Virginia's new moment of silence rule, which would require public schools to set aside a minute every day to meditate or pray, will likely go from the desk of Gov. James S. Gilmore III to a federal courtroom.

Although the governor still must sign the bill, which should happen sometime in the next few weeks, both supporters and opponents say the measure will probably end up in court.

But they disagree as to what a court would do.

The question for a judge, according to the American Civil Liberties Union's Virginia chapter, will be whether the proposed law is a backdoor entry for school prayer or a neutral policy that passes Constitutional muster. For that a judge must look at legislative history, the ACLU argues.

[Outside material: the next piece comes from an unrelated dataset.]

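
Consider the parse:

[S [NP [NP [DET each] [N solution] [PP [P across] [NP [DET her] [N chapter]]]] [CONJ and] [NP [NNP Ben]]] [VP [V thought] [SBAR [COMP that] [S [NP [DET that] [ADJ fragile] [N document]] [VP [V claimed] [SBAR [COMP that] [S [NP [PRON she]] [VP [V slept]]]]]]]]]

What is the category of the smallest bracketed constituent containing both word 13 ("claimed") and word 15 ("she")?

Both words fall inside [VP claimed that she slept] (words 13–16), and no smaller constituent contains them both. Label: VP.

VP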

Comments from lawmakers like Lionell Spruill Sr., Chesapeake Democrat, who told fellow lawmakers he didn't know why they were afraid to admit the bill was about prayer, could bolster the ACLU's case.

"I question why in the world are we afraid to use the word 'prayer'? Why are we hiding behind [silence]? Are we scared that we won't get re-elected to office?" Mr. Spruill asked fellow delegates on the House floor.

But some of the bill's supporters say the law is so clearly neutral on its face that a judge won't have to examine its history.

"They will look at legislative history when [a law] is not clear on its face. In this legislation, it's pretty clear," said John Whitehead, founder of the Rutherford Institute, a Charlottesville-based organization concerned with First Amendment rights.

And Attorney General Mark L. Earley, who the bill requires to defend any challenges, said the most important part of legislative intent is what the bill's sponsor had in mind. In this case, that's Sen. Warren E. Barry, Fairfax Republican, who went out of his way during the debates to say he did not mean for this to be a religious overture.

He and Mr. Gilmore both said this week they are ready to back the bill, and neither foresees constitutional problems.

"The Constitution was intended to prevent a state from setting up a church, and I don't think we have any intention of directing anybody in that manner," said Mr. Gilmore, a former state attorney general himself.

The bill to create a mandatory minute of silence passed overwhelmingly in both the state House and Senate, but not before going through several versions and hours of debate.

Originally, the bill would have required teachers to announce to the class that the minute was to be used for prayer, reflection or meditation a particular sticking point for opponents.

A constitutional law professor from the University of Richmond told the House Education Committee the bill as it stood then was clearly in violation of the Constitution.

Then the bill was gutted, and a House committee essentially reaffirmed the existing state law, which allowed but did not require schools to have a minute of silence, in which children could choose what to do.

The full House then changed the committee version and required school boards to develop a policy for each school to have a minute of silence.

That the law allows students to choose either to pray or not to pray is critical, Mr. Whitehead said.

"Most of the cases that have been lost in terms of the establishment [of religion] clause have been lost on the grounds that the government has mandated it," he said. "In this case, you don't have that."

The ACLU argues the original bill was certainly unconstitutional, but is less sure about the current version, in which prayer is "almost an afterthought" to the minute of silence, said Kent Willis, executive director of the Virginia chapter.

He predicted problems will arise when individual school districts pass their policies about how a minute of silence will be conducted.